Köye geri dönüş, bu sorunları bir ölçüde hafifletebilir. Ancak bölgede çatışma ortamı son bulduktan sonra siyasi iktidarlar tarafından geri dönüşlerin teşvik edileceği ifade edilmiş olmasına rağmen bugüne kadar bu konuda hiçbir ciddi proje ortaya konulmamıştır. Aksine kendi imkanlarıyla köylerine dönmek isteyen birçok aile korucu terörüne maruz kalmış, çok sayıda vatandaş yaşamını yitirmiş veya yaralanmıştır. Nitekim OHAL Bölge Valiliğinin açıklamalarına göre de, Haziran 2000 ile Ekim 2002 arasında ancak 36 bin kişi köyüne dönebilmiştir.

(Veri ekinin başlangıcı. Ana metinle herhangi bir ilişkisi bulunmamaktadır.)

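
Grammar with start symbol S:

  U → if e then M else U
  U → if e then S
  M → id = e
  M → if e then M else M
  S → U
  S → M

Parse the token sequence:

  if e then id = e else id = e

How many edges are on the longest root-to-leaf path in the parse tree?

3

[S [M if e then [M id = e] else [M id = e]]]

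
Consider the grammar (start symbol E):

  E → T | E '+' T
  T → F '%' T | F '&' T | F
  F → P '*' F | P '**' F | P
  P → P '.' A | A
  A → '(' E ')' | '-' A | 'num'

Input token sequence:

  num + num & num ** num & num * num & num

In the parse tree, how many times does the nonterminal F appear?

7

[E [E [T [F [P [A num]]]]] + [T [F [P [A num]]] & [T [F [P [A num]] ** [F [P [A num]]]] & [T [F [P [A num]] * [F [P [A num]]]] & [T [F [P [A num]]]]]]]]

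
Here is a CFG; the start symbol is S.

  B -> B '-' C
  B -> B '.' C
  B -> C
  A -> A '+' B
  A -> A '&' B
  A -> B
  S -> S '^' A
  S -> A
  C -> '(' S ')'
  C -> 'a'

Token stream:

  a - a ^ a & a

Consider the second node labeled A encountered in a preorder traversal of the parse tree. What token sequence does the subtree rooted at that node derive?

[S [S [A [B [B [C a]] - [C a]]]] ^ [A [A [B [C a]]] & [B [C a]]]]

a & a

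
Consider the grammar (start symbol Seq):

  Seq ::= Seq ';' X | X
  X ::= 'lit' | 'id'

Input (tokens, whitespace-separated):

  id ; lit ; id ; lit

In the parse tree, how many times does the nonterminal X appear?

4

[Seq [Seq [Seq [Seq [X id]] ; [X lit]] ; [X id]] ; [X lit]]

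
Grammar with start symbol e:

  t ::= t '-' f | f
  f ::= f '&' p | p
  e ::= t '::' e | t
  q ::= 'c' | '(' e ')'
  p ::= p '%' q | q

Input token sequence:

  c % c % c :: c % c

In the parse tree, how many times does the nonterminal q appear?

5

[e [t [f [p [p [p [q c]] % [q c]] % [q c]]]] :: [e [t [f [p [p [q c]] % [q c]]]]]]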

Birkaç yıldır çatışma ortamının son bulmasına rağmen köye dönüşün önündeki en büyük engel halen güvenlik endişesi ve koruculuktur. Bölge halkında, korucuların keyfi davranışlarını, kamu görevlilerinin hoşgörüyle karşıladıkları, hatta yer yer korucuların hukuk dışı keyfi uygulamalarına destek verdikleri yolunda yaygın kanaat mevcuttur. Bu nedenle atılması gereken ilk adım, koruculuk sistemini bütünüyle kaldırmak, gönüllü ve geçici tüm koruculara verilen silahları toplamak, bunlara tanınan koruma ve ayrıcalıklı uygulamalara son vermektir.
Yıllardır boşaltılan köylerdeki tüm evleri, tarlaları, bağ ve bahçeleri kullanan, gelirlerine el koyan korucuların bu rantı ve devlet nezdindeki ayrıcalıklı statülerini kaybetmek istemeyecekleri bilinen bir gerçektir. Devletin yıllardır bölgede uyguladığı politikalar, koruculara ve ailelerine sağlanan koruma, kimi toplum kesimlerinin düşman muamelesi görmesi, toplumsal ilişkilerde kolay kolay onarılamayacak derin yaralar açmıştır. Bu nedenle gerçekten köye dönüş isteniyorsa daha ciddi ve köklü projeler geliştirilmeli ve hayata geçirilmelidir. Zorunlu göçün yarattığı travmalar, parçalanmış aileler, ekonomik çöküntü, vb sorunlar ciddiyetle incelenmeli, bu sorunlar çözümlenerek köye dönmüş sağlanmalıdır.
Bu konuda yapılması gerekenlerle ilgili olarak birkaç hususu sıralamak gerekirse: Bölgede her türlü şiddetin son bulması, geri dönüş yapacak insanların can güvenliklerinin sağlanması, köylerinin yeniden imar edilmesi, geçim kaynaklarının yeniden oluşturulması, toplu olarak geriye dönüşün sağlanması, köy boşaltmaların tekrar olmayacağının garanti edilmesi, koruculuk sisteminin kaldırılması, köylerin, mayın, bomba, bubi tuzağı vb. tehlikeli unsurlardan temizlenmesini sayabiliriz.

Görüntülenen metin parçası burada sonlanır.